Community Access National Network’s HIV-HCV Co-Infection Watch monitors certain state-level harm reduction measures in an effort to provide a resource to advocates and our Annual Monitoring Report discusses these nuances. Advocates know well the positive health outcomes for patient and communities when public health programs are designed with long-term investments are made and comprehensive approaches are taken. State and federal law and policy makers would do well to reconcile the conflicts between these and strive to achieve a policy environment which fosters the development of creative, safe, low-barrier care and reduces risks to people who inject drugs.

Jen Laws, President & CEO

Jen Laws (Pronouns: He/Him/His) is the President & Founder of Policy Candy, LLC, which is a non-partisan health policy analysis firm specializing in various aspects of health care and public health policy, focusing on the needs of the HIV-affected and Transgender communities. In that capacity, Jen has served as the President & CEO of the Community Access National Network (CANN), beginning in January 2022. He previously served as the Project Director of CANN's HIV/HCV Co-Infection Watch, as well as 340B Policy Consultant.

Jen began his advocacy efforts in Philadelphia in 2005, at the age of 19, coordinating team efforts for a corporation participating in the AIDS Walk. His connection to HIV advocacy grew when partnering with Mr. Friendly, a leading anti-HIV-stigma campaign.

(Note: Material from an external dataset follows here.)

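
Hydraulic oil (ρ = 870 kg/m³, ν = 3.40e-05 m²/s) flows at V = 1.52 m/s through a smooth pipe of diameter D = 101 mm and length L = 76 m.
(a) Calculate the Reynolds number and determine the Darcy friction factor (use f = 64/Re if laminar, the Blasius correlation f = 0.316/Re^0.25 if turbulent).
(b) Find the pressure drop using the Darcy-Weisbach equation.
(a) Re = V·D/ν = 1.52·0.101/3.40e-05 = 4515.3 → turbulent (Re > 4000); f = 0.316/Re^0.25 = 0.316/4515.3^0.25 = 0.038549
(b) Darcy-Weisbach: ΔP = f·(L/D)·½ρV²/1000 = 0.038549·(76/0.101)·½·870·1.52²/1000 = 29.15 kPa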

He began working in public health policy in 2013, as a subcontractor for Broward Regional Planning Council evaluating Marketplace plans for plan year 2014, advising and educating constituents on plan selection. Jen was a member of South Florida AIDS Network and has worked with Florida Department of Health, Broward and Miami-Dade County Health Departments, Pride Center South Florida, and other local organizations to South Florida in addressing the concerns and needs of these intersecting communities. During this time, Jen was seated on the board of directors for the ADAP Advocacy Association.

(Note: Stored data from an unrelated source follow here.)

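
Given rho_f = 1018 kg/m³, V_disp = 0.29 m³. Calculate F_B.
Formula: F_B = \rho_f g V_{disp}
F_B = 1018·9.81·0.29 = 2896 N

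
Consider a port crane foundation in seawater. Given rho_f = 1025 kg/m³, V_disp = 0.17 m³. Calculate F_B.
Formula: F_B = \rho_f g V_{disp}
F_B = 1025·9.81·0.17 = 1709 N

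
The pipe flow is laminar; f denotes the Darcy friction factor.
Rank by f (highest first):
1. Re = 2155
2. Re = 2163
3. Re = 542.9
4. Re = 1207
Case 1: f = 0.0297
Case 2: f = 0.02959
Case 3: f = 0.1179
Case 4: f = 0.05302
Ranking (highest first): 3, 4, 1, 2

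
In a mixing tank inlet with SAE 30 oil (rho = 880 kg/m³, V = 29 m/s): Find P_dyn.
Formula: P_{dyn} = \frac{1}{2} \rho V^2
P_dyn = 0.5·880·29²/1000 = 370 kPa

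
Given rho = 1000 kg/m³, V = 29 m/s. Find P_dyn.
Formula: P_{dyn} = \frac{1}{2} \rho V^2
P_dyn = 0.5·1000·29²/1000 = 420.5 kPa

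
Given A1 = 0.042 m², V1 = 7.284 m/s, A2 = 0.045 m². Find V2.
Formula: V_2 = \frac{A_1 V_1}{A_2}
V2 = 0.042·7.284/0.045 = 6.798 m/s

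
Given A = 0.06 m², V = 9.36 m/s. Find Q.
Formula: Q = A V
Q = 0.06·9.36·1000 = 561.6 L/s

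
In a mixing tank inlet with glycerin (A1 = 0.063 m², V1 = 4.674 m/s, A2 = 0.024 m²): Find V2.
Formula: V_2 = \frac{A_1 V_1}{A_2}
V2 = 0.063·4.674/0.024 = 12.27 m/s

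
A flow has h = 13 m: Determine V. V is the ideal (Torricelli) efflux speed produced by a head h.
Formula: V = \sqrt{2 g h}
V = √(2·9.81·13) = 15.97 m/s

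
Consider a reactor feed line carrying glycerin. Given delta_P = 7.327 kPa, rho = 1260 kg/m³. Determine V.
Formula: V = \sqrt{\frac{2 \Delta P}{\rho}}
V = √(2·(7.327·1000)/1260) = 3.41 m/s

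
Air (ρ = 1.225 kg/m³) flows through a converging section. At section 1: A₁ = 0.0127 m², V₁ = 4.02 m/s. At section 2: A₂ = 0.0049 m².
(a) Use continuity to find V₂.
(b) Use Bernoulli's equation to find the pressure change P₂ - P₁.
(a) Continuity: A₁V₁=A₂V₂ -> V₂=A₁V₁/A₂=0.0127*4.02/0.0049=10.42 m/s
(b) Bernoulli: P₂-P₁=0.5*rho*(V₁^2-V₂^2)/1000=0.5*1.225*(4.02^2-10.42^2)/1000=-0.0566 kPa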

Having moved to the New Orleans area in 2019, Jen resumed his community-based advocacy as the chair of Louisiana's Ending the HIV Epidemic planning subcommittee for Data-based Policy and Advocacy, regular participation as a community member and "do-gooder" with other governmental and non-governmental planning bodies across the Louisiana, and engages with other southern state planning bodies. He continues his advocacy in governmental health care policy evaluation, which has been utilized to expand access to quality healthcare by working with RAD Remedy to deliver the nation's foremost database of trans* competent health care providers. Lending his expertise on policy matters ranging from 340B impact on RW providers and patients to strategic communications and data analysis, Jen's approach to community engagement is focused on being accessible across all stakeholder groups and centering the perspectives of PLWHA and Transgender people. He is a community ambassador alumni of the CDC's Let's Stop HIV Together campaign.

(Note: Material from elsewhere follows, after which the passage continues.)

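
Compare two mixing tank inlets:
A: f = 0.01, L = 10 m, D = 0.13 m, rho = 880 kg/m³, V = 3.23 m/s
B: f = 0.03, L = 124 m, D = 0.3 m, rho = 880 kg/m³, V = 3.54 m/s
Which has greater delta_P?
delta_P(A) = 3.531 kPa, delta_P(B) = 68.37 kPa. Answer: B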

In his personal life, Jen enjoys spending his time being "ridiculously wholesome" with his partner, Aisha, and her two amazing daughters. In their personal time, when not immersed in crafts or house projects, they can be found seeking opportunities to help their neighbors, friends, and community members (who have come to rightfully expect exquisite gift baskets of Aisha's homemade jams and jellies from time to time). Jen strives to set a good example both in his personal professional life of integrating values into action and extending the kindness and care that have led him to a life he calls "extraordinarily lucky".